The BBC has dropped a show following jokes about the Queen on her 90th birthday. David Baddiel's Don't Make Me Laugh was axed after it featured a segment in which comedians discussed the monarch’s sex life.
“I'm hoping maybe to pitch it again once we get past the 1960s. Oh no, wait a minute, it's 2016,” Baddiel tweeted following the news.
The radio show challenges comedians not to make a live audience laugh while talking about a topic selected for them. In the controversial episode, aired in April, the comedians were challenged to “Tell us why there is nothing funny about the fact that the Queen must have had sex at least four times.”
The segment was described as “personal, intrusive and demeaning” by the BBC Trust, who received 120 complaints following the episode.
Initially moving the show to a later timeslot the BBC have now dropped the show completely.
A spokesperson for Radio 4 told RT: "We’re lucky to receive hundreds of great ideas from brilliant comedians who want to work with Radio 4, and we always bring a mix of returning shows to our audiences whilst also finding space for new programmes in our packed schedule. This means not all shows get re-commissioned as otherwise it would be impossible to try out fresh formats and ideas."

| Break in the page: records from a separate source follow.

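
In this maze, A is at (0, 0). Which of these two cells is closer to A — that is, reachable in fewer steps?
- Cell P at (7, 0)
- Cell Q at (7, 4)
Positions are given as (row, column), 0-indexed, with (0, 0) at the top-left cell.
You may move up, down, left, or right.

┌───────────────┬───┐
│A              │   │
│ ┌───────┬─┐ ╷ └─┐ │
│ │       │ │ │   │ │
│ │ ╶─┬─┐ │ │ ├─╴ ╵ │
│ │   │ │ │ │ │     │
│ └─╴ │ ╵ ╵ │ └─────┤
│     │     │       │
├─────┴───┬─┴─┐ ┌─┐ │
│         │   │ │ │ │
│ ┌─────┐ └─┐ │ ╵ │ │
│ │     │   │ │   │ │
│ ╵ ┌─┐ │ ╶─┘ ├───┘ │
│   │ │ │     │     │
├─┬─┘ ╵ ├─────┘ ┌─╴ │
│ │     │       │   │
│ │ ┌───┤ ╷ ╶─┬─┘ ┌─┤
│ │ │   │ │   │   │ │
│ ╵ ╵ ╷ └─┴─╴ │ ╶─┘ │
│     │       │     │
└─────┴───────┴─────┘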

In 2009 a joke made on BBC television show Mock the Week in which the Queen was said to say “I'm now so old that my p***y is haunted.” was deemed “sexist and ageist” by the BBC Trust, but “it would not have gone beyond audience expectations for the programme." The broadcaster’s editorial standards claim to “treat controversial subjects with due impartiality.”
Last year, the broadcaster refused to cover David Cameron’s #PigGate incident, despite the story making headlines internationally.
Baddiel told the Radio Times last week that he believed the BBC was biased toward the left and should introduce a “Right Wing Hour.”